D’autres réfractaires denses peuvent être employés, entre autres : un mélange d’olivine, solution solide ((Mg, Fe)2SiO2), avec de la forstérite, (Mg2SiO4). Des réfractaires à base

d’anorthite (CaAl2Si2O8 ou CaO.Al2O3.2SiO2) et de gehlénite (Ca2Al2SiO7 ou 2CaO.Al2O3.SiO2)

ont aussi été développés, car lors de la corrosion par une espèce fluorée les produits de la réaction sont solides (Seltveit, 1983) (formation de MgF2 (1263°C) ou de CaF2 (1423°C) qui ont

des points de fusion plus élevés que le fluorure de sodium présent).

Un matériau granulaire est généralement employé afin de former un lit directement sous

la cathode. Cette couche sert de support à la cathode et permet d’ajuster les blocs de carbone de telle manière que l’on puisse obtenir la surface la plus plane possible pour éviter d’avoir une différence du niveau d’aluminium liquide dans les cuves en opération. C’est pour cette raison qu’un lit constitué de matériau granulaire (facile à disposer et permettant d’égaliser le niveau) est utilisé. L’industrie de l’aluminium dispose de grandes quantités d’alumine (sous forme de poudre), ce qui en fait un candidat de choix pour cette application. Il est aussi possible d’utiliser des briques réfractaires ou du carbure de silicium (bloc de côté) réduits en poudre ou encore de la pâte à brasquer.
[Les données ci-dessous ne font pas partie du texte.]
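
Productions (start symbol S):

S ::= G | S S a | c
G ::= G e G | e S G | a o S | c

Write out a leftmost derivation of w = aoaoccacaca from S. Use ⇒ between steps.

S ⇒ SSa ⇒ SSaSa ⇒ GSaSa ⇒ aoSSaSa ⇒ aoSSaSaSa ⇒ aoGSaSaSa ⇒ aoaoSSaSaSa ⇒ aoaocSaSaSa ⇒ aoaoccaSaSa ⇒ aoaoccacaSa ⇒ aoaoccacaGa ⇒ aoaoccacaca

S ⇒ SSa   [S ::= S S a]
SSa ⇒ SSaSa   [S ::= S S a]
SSaSa ⇒ GSaSa   [S ::= G]
GSaSa ⇒ aoSSaSa   [G ::= a o S]
aoSSaSa ⇒ aoSSaSaSa   [S ::= S S a]
aoSSaSaSa ⇒ aoGSaSaSa   [S ::= G]
aoGSaSaSa ⇒ aoaoSSaSaSa   [G ::= a o S]
aoaoSSaSaSa ⇒ aoaocSaSaSa   [S ::= c]
aoaocSaSaSa ⇒ aoaoccaSaSa   [S ::= c]
aoaoccaSaSa ⇒ aoaoccacaSa   [S ::= c]
aoaoccacaSa ⇒ aoaoccacaGa   [S ::= G]
aoaoccacaGa ⇒ aoaoccacaca   [G ::= c]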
Il existe aussi des mélanges ayant des compositions optimisées afin d’agir comme première barrière de protection lors de la pénétration de bain, notamment des poudres composées d’anorthite et de gehlénite (Seltveit, 1983).

Cette couche n’a pas pour but d’empêcher la pénétration de l’aluminium, du bain ou des vapeurs. Le critère de sélection du matériau se fait donc au niveau des coûts et pas forcément en fonction de l’inertie de celui-ci face aux différents agents de corrosion. L’alumine par exemple va être dissoute par le bain.
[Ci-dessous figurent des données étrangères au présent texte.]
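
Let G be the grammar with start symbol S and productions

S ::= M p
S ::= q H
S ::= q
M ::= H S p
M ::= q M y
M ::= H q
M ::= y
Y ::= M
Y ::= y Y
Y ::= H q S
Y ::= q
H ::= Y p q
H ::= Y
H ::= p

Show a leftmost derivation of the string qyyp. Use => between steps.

S => Mp   [S ::= M p]
Mp => qMyp   [M ::= q M y]
qMyp => qyyp   [M ::= y]

S => Mp => qMyp => qyyp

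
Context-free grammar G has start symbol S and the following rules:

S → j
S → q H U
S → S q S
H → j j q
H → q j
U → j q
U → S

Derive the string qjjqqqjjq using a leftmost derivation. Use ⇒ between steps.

S ⇒ qHU ⇒ qjjqU ⇒ qjjqS ⇒ qjjqqHU ⇒ qjjqqqjU ⇒ qjjqqqjjq

S ⇒ qHU   [S → q H U]
qHU ⇒ qjjqU   [H → j j q]
qjjqU ⇒ qjjqS   [U → S]
qjjqS ⇒ qjjqqHU   [S → q H U]
qjjqqHU ⇒ qjjqqqjU   [H → q j]
qjjqqqjU ⇒ qjjqqqjjq   [U → j q]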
Des barrières de pénétration peuvent aussi être intercalées entre les différentes couches

afin d’empêcher la diffusion de certaines espèces corrosives. Il faut distinguer deux types de barrières (Siljan, 1990). Les barrières physiques sont disposées dans le garnissage afin de s’opposer à la diffusion de phase liquide ou d’espèces gazeuses. Cependant ces barrières ne sont pas inertes chimiquement et vont se corroder, perdant leur utilité avec le temps. Nous pouvons entre autres citer l’utilisation de plaques d’acier jointes ensembles afin d’empêcher la percolation de liquides et la diffusion de sodium gazeux. Elles permettent aussi une distribution homogène de température car ces plaques sont thermiquement conductrices. Cependant l’acier va réagir avec toutes les espèces corrosives pénétrant dans le garnissage ainsi qu’avec le carbone de la cathode et l’air pénétrant dans la cuve. Ces barrières physiques ne sont cependant presque plus utilisées de nos jours.
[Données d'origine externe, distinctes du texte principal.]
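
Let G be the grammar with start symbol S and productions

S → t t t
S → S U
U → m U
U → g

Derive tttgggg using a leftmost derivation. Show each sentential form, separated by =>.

S=>SU=>SUU=>SUUU=>SUUUU=>tttUUUU=>tttgUUU=>tttggUU=>tttgggU=>tttgggg

S => SU   [S → S U]
SU => SUU   [S → S U]
SUU => SUUU   [S → S U]
SUUU => SUUUU   [S → S U]
SUUUU => tttUUUU   [S → t t t]
tttUUUU => tttgUUU   [U → g]
tttgUUU => tttggUU   [U → g]
tttggUU => tttgggU   [U → g]
tttgggU => tttgggg   [U → g]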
Les barrières chimiques sont l’autre type possible de barrières de pénétration et leur but est de réagir avec les liquides qui pénètrent à travers la cathode afin de protéger le garnissage réfractaire. Il s’agit généralement de barrières sèches granuleuses et elles peuvent, comme nous l’avons mentionné, être employées pour former le lit sous la cathode.